Tuesday, October 5, 2010

Comment of the Year

Here we pause for a second to post what is hands down the Comment of the Year, on the David Carpenter-to-the-AFL post. So naturally, we'll repost it, and add some commentary where necessary.

This comment has nothing to do with this article.

This is the first time I've stumbled upon this blog.


I just want whoever that runs this blog to know how much you suck.

If I actually cared, I would feel sorry for you. I don't get what you get out of this.

Given the 243-word unprompted comment, I'll disagree with you on the not caring part. But you do bring up a good point. What do we, collectively (the writers of Astros County), get out of this? Well, it's three-fold:

1. We would likely be reading articles about the Astros, anyway. So it's a nice little resource for Astros fans, much like us, who would like to follow along with news and random, occasional views.

2. It's a writing exercise. The County Clerk has eighteen unfinished novels about the Rape of Nanking sitting on his kitchen table. So it's good practice for him to actually be able to post something - anything - with a conclusion.

3. To engage Astros fans in conversation. Which, thanks to you, dear Citizen, we're doing!

Do you spend all day in mom's basement on the Internet researching local and national Astros articles?

No. All of us live above ground. Even in our own residences, which two of us own, and the other rents. I wouldn't call it so much "researching" as "having a pretty damn good Google Reader."

Then, you post them on a blog and make your personal opinion on the article known.

Actually, yep. That's the long and short of it.

What a creative name too, "Astros County"


Wow, was that the first thing that popped into your head?

No. Other failed blog titles were "Jeff Bagwell's Goatee," "The Ghost of Larry Andersen," "Hanging With Cecil Cooper," "The Decline and Fall of the Roman Empire," "O, Pioneers," "Astros Blog: By Guys Who Are Unemployed Wannabe Real Sportswriters With A Big Dream In Life To Do Exactly That."

I'm guessing you're unemployed and a wannabe who's big dream in life is to be a real sportswriter.

Hey! How'd you know?! Actually, we're all quite happily employed in other capacities. The County Clerk is in politics, the Juvenile Court Clerk is a realtor, The Constable works for a non-profit organization. I run a camp for underprivileged kids. None of us have ever harbored a dream of spending 81 games on the road.

Since you're not and never will be, your jealous, wannabe nature goes after all the known Astros writers and either kisses up to them or tears them down.

That must be all that suppressed anger.

By nature, the only real options are to either kiss up to the writers, or tear them down. That varies by whatever they write. If it's a good article, sure, we'll give them a captip. If it's not, we'll respond accordingly. There isn't much room for anything in between.
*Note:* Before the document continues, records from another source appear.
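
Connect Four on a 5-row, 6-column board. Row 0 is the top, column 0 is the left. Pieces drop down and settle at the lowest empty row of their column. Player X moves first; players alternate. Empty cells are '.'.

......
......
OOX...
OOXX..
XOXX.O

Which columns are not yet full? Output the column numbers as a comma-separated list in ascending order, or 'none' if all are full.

Answer: 0,1,2,3,4,5

Derivation:
col 0: top cell = '.' → open
col 1: top cell = '.' → open
col 2: top cell = '.' → open
col 3: top cell = '.' → open
col 4: top cell = '.' → open
col 5: top cell = '.' → open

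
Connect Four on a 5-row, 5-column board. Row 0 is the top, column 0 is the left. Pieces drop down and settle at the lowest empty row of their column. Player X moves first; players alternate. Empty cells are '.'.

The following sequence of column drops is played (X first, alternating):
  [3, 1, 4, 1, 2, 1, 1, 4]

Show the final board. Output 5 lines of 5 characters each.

Answer: .....
.X...
.O...
.O..O
.OXXX

Derivation:
Move 1: X drops in col 3, lands at row 4
Move 2: O drops in col 1, lands at row 4
Move 3: X drops in col 4, lands at row 4
Move 4: O drops in col 1, lands at row 3
Move 5: X drops in col 2, lands at row 4
Move 6: O drops in col 1, lands at row 2
Move 7: X drops in col 1, lands at row 1
Move 8: O drops in col 4, lands at row 3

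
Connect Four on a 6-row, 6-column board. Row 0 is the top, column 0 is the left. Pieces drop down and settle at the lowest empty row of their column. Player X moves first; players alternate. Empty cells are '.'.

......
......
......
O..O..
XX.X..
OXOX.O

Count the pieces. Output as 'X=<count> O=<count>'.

X=5 O=5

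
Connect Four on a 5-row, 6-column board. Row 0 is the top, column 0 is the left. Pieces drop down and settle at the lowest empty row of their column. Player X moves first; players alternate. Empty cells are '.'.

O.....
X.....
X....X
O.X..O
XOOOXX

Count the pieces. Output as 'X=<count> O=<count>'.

X=7 O=6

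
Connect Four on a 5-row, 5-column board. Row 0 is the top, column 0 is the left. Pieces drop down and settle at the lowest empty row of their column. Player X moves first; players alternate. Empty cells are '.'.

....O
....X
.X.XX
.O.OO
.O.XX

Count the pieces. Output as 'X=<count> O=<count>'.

X=6 O=5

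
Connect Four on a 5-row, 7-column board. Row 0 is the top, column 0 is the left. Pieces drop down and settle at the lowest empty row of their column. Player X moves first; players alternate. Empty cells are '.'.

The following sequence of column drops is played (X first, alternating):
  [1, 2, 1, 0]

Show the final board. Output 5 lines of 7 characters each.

Move 1: X drops in col 1, lands at row 4
Move 2: O drops in col 2, lands at row 4
Move 3: X drops in col 1, lands at row 3
Move 4: O drops in col 0, lands at row 4

Answer: .......
.......
.......
.X.....
OXO....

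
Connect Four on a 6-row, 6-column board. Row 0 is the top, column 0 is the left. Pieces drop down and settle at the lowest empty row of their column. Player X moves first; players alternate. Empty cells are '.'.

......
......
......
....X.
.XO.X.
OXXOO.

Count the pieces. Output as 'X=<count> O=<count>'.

X=5 O=4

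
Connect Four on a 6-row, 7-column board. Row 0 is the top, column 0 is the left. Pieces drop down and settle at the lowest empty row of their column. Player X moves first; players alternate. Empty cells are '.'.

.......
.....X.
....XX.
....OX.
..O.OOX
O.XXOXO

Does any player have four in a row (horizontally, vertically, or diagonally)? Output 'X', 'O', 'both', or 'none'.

none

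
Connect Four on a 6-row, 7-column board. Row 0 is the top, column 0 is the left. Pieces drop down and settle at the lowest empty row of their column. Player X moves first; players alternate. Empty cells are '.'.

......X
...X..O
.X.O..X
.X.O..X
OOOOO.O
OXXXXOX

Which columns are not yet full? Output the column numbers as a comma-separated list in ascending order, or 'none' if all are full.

col 0: top cell = '.' → open
col 1: top cell = '.' → open
col 2: top cell = '.' → open
col 3: top cell = '.' → open
col 4: top cell = '.' → open
col 5: top cell = '.' → open
col 6: top cell = 'X' → FULL

Answer: 0,1,2,3,4,5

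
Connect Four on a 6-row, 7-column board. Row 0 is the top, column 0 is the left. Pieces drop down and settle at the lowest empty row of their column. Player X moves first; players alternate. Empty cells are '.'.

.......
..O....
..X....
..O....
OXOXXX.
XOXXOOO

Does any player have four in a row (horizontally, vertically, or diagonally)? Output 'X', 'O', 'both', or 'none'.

none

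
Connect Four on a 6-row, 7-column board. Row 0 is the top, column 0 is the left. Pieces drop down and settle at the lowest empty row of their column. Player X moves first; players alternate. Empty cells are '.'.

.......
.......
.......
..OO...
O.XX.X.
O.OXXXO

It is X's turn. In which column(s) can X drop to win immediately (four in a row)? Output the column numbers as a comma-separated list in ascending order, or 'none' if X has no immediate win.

Answer: 4

Derivation:
col 0: drop X → no win
col 1: drop X → no win
col 2: drop X → no win
col 3: drop X → no win
col 4: drop X → WIN!
col 5: drop X → no win
col 6: drop X → no win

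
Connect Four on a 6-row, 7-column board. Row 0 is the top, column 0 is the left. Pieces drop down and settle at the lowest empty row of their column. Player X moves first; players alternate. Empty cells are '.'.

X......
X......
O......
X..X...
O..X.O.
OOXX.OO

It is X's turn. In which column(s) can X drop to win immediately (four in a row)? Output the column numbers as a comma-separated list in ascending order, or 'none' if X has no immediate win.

Answer: 3

Derivation:
col 1: drop X → no win
col 2: drop X → no win
col 3: drop X → WIN!
col 4: drop X → no win
col 5: drop X → no win
col 6: drop X → no win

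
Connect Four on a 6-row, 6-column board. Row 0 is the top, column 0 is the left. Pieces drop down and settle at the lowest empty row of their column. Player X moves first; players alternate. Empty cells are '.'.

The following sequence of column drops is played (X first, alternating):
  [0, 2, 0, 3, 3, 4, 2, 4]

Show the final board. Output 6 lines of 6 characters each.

Answer: ......
......
......
......
X.XXO.
X.OOO.

Derivation:
Move 1: X drops in col 0, lands at row 5
Move 2: O drops in col 2, lands at row 5
Move 3: X drops in col 0, lands at row 4
Move 4: O drops in col 3, lands at row 5
Move 5: X drops in col 3, lands at row 4
Move 6: O drops in col 4, lands at row 5
Move 7: X drops in col 2, lands at row 4
Move 8: O drops in col 4, lands at row 4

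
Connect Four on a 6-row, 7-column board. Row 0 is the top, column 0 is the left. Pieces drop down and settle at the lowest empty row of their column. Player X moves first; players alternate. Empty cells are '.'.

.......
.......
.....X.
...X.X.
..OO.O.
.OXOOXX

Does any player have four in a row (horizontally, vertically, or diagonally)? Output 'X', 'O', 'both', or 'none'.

none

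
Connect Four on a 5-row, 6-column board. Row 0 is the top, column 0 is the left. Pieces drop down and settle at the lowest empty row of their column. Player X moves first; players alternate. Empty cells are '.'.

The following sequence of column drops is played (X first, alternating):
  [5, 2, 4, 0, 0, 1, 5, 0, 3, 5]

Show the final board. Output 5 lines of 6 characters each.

Answer: ......
......
O....O
X....X
OOOXXX

Derivation:
Move 1: X drops in col 5, lands at row 4
Move 2: O drops in col 2, lands at row 4
Move 3: X drops in col 4, lands at row 4
Move 4: O drops in col 0, lands at row 4
Move 5: X drops in col 0, lands at row 3
Move 6: O drops in col 1, lands at row 4
Move 7: X drops in col 5, lands at row 3
Move 8: O drops in col 0, lands at row 2
Move 9: X drops in col 3, lands at row 4
Move 10: O drops in col 5, lands at row 2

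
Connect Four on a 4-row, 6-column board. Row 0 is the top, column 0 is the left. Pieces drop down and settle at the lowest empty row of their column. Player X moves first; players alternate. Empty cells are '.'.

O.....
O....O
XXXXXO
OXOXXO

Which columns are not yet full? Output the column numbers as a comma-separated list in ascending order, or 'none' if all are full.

Answer: 1,2,3,4,5

Derivation:
col 0: top cell = 'O' → FULL
col 1: top cell = '.' → open
col 2: top cell = '.' → open
col 3: top cell = '.' → open
col 4: top cell = '.' → open
col 5: top cell = '.' → open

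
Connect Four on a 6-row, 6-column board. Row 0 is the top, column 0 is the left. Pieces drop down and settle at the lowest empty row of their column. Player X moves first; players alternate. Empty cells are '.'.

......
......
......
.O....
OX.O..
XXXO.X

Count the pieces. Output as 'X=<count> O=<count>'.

X=5 O=4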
Nobody even knows your name.

That means a lot, Anonymous. But it also brings up a good point. We don't post our names, because we all do aspire to climb up our corporate (or non-profit) ladders. Hopefully, when you do a Google search for our names, what comes up is work-related. Or in the case of the County Clerk, a misunderstanding regarding a hostage situation, Stockholm Syndrome, and a Chinese throwing star. And honestly, we didn't think it was that important.

I can only imagine how a conversation with a girl must go for you.

This ought to be good.

'what do u do for a living?'

So we're texting this conversation. Apparently.

'I sit around on my ass all day long surfing the Internet looking for Astros articles to put in my blog.'

It isn't all that much work, really. Especially when we can slide down the fireman's pole to the Blogging Room where we have emergency Editorial Conclaves.

'Oh, do you get paid for that.'


That's true. We don't get paid. It's called a hobby.

I think it's pathetic. Get a life, get a real job. It's one thing to be a fan, but this goes overboard.

You are the definition of 'loser.'

Is this still the conversation with the girl? Because while that was a word-for-word recreation up to the point where I asked my wife to marry me (you didn't happen to be in Seattle on New Year's Eve 2002, did you? Uncanny.), it's not all that overboard. Hanging off the edge of the starboard side, perhaps. But as long as we can maintain our families, wives, jobs, etc., we'll just keep doing what we do, and thank you for stopping by. I do apologize if your chosen web browser keeps automatically directing you to Hanging With Cecil Cooper Astros County.